I am involved with Idle No More because the recent and lengthy succession of omnibus bills — especially Bill C-45 — is a violation of the basic democratic rights promised to every citizen of this nation from our birth here or arrival as sworn citizens from other countries. But the 400+ pages of Bill C-45 are also riddled with blatant violations of our charter rights. Our very right to life is being cast aside to extinguish the last remaining barriers between the Canadian government and cash in exchange for the extraction of highly toxic non-renewable resources from the Earth without the consent of either indigenous peoples (whose treaty and charter rights entitle them to veto entire industries in the name of protecting their ancestral lands and all the life that depends upon it—including all of Settler society) or non-indigenous citizens of this country (whose democratic rights afford them the capacity to veto the government’s decision to rape the Earth). The Canadian government simply isn’t listening to the people who are playing by the rules it set forth and repeatedly continues to change in the hopes of undermining the formal political process. So the grassroots are organizing a mass uprising: its name in this generation is Idle No More, but it is very much the same movement that has persisted through 500 years of genocide.

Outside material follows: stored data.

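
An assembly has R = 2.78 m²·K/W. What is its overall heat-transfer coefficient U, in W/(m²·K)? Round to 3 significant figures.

0.360 W/(m²·K)

U = 1/R = 1/2.78 = 0.3597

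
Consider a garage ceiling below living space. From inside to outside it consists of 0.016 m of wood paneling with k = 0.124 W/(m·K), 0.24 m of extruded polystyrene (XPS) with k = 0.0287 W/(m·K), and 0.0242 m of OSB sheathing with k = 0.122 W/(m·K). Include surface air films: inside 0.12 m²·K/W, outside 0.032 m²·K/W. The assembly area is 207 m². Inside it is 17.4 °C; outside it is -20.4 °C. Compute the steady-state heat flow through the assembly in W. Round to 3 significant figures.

885 W

0.016/0.124 = 0.129
0.24/0.0287 = 8.362
0.0242/0.122 = 0.1984
R_total = 0.12 + 0.129 + 8.362 + 0.1984 + 0.032 = 8.842 m²·K/W
Q = A·ΔT/R = 207 × (17.4 − (-20.4)) / 8.842 = 885 W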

The colonial system is a busted piece of junk, and has been for over a century. It’s a lemon. It was fated to fail from the very beginning. Our democracy is merely a façade, maintained only by the current state of public “education” and a disingenuous white-washed mass media that continues to lecture the same old material instead of teaching the public how to think for themselves — such as when they see or hear about a blockade run by First Nations peoples. It’s time to do something different. It’s time to show indigenous peoples the justice they have been fighting for for 500 years, and to respect their right to exist and to celebrate their cultures openly for the first time in this nation’s history. It’s time to stop idling by while the colonial government tries to trample indigeneity out of existence.